Part I of II
If investigators, at "Point A" in an inquiry, have no specific person whom they can identify as "worrying," why the hell would you expect them (1) to identify any such person or (2) refrain from informing Trump that they have signs there may be some "untoward" activity afoot and that are in the process of determining whether such activity is indeed afoot?
- You're griping that Trump didn't get a defensive briefing, yet the letter I reference indicated he did get one.

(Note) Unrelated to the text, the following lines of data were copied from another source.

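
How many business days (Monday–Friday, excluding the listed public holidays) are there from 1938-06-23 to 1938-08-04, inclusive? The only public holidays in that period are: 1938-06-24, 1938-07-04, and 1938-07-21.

1938-06-23 is a Thursday.
The range spans 43 days (inclusive of both endpoints).
43 = 7 × 6 + 1, so there are 6 full weeks plus 1 extra day.
Each full week contributes 5 weekdays (Mon–Fri): 6 × 5 = 30.
The 1 extra day is Thu — 1 of them qualifies.
Total: 30 + 1 = 31.
Holidays: 1938-06-24 (Fri); 1938-07-04 (Mon); 1938-07-21 (Thu).
All 3 holidays fall on weekdays, so subtract 3.
Business days: 31 − 3 = 28.

28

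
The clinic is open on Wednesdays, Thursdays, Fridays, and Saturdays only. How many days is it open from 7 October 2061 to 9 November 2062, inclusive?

228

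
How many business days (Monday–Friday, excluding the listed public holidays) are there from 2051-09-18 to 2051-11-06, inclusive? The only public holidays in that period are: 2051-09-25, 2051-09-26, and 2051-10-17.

2051-09-18 is a Monday.
From 2051-09-18 to 2051-11-06 is 50 days inclusive.
50 = 7 × 7 + 1, so there are 7 full weeks plus 1 extra day.
Each full week contributes 5 weekdays (Mon–Fri): 7 × 5 = 35.
The 1 extra day is Mon — 1 of them qualifies.
Total: 35 + 1 = 36.
Holidays: 2051-09-25 (Mon); 2051-09-26 (Tue); 2051-10-17 (Tue).
All 3 holidays fall on weekdays, so subtract 3.
Business days: 36 − 3 = 33.

33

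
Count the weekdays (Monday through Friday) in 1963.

261 weekdays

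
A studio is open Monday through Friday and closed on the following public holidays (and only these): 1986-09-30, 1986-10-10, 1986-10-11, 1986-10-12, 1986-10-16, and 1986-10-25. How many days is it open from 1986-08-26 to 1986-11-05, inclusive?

49 working days

1986-08-26 is a Tuesday.
That's 72 days from start to end, counting both.
72 = 7 × 10 + 2, so there are 10 full weeks plus 2 extra days.
Each full week contributes 5 weekdays (Mon–Fri): 10 × 5 = 50.
The 2 extra days are Tuesday, Wednesday — 2 of them qualify.
Total: 50 + 2 = 52.
Holidays: 1986-09-30 (Tue); 1986-10-10 (Fri); 1986-10-11 (Sat); 1986-10-12 (Sun); 1986-10-16 (Thu); 1986-10-25 (Sat).
3 of the 6 holidays fall on weekdays; the rest are weekends and were already excluded.
Business days: 52 − 3 = 49.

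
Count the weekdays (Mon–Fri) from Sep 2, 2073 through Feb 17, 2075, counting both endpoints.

Sep 2, 2073 is a Saturday.
The range spans 534 days (inclusive of both endpoints).
534 = 7 × 76 + 2, so there are 76 full weeks plus 2 extra days.
Each full week contributes 5 weekdays (Mon–Fri): 76 × 5 = 380.
The 2 extra days are Saturday, Sunday — none qualify.
Total: 380 + 0 = 380.

380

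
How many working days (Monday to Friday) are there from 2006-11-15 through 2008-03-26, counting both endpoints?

356 weekdays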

- Even assuming accurate be your claims about the perfunctory nature of said briefing, and I'm not assuming that but if I were to do so, an appropriate warning message to give at the early stages of an inquiry, which was the August 2016 status of the Russia-Trump inquiry, is something akin to "we have info that suggests there may be some shenanigans going on, and we're looking into it."
- You're griping that the defensive briefing he got didn't identify to Trump a specific person and what s/he did, yet at the time of the briefing, the only thing that could be credibly asserted and that was, at the time, factually true was that there were signs suggesting "funny business" may have been afoot.
- The whole point of an investigation is to determine whether those signs point to actual "funny business" and its perpetrators.
Red:
You would need to ask the USIC personnel involved with the matter that question.
I can posit some reasons that, to accept them as true or probable, don't strain credulity or bid one to ascribe to political conspiracy theories; however, I haven't access to the materials that show them as among the existential reasons applied by USIC operatives then working on the case. Some of those reasons are:
- Because at the time, he, along with damn near everyone on his team, unlike Sen. Feinstein, didn't have a security clearance. The senator's having for decades earned a top secret security clearance and demonstrated fitting degrees of restraint and prudential judgment and discretion, if nothing else, rightly accorded her the basic presumption of not being involved in any untoward behavior in which the suspected aide may have been involved.
- AFAIK, the only Trump campaign team member who'd, comparably to Sen. Feinstein, showed himself equally above reproach was Jeff Sessions.
- Because Sen. Feinstein was on the Senate Intel. Cmte. and was thus, like every other senator on that committee, a member of the USIC, whereas almost nobody on the Trump campaign team, and certainly not Trump, was a member of the USIC.
- Because Sen. Feinstein was on the Senate Intel Cmte. and her aide in question thus had at least proximate access to USIC information, something almost nobody on the Trump campaign, and certainly not Trump himself, had access to; thus the senator had a need to know.
- Because they were unsure of the nature and extent of Trump's personal involvement and/or complicity with unlawful Russian activity.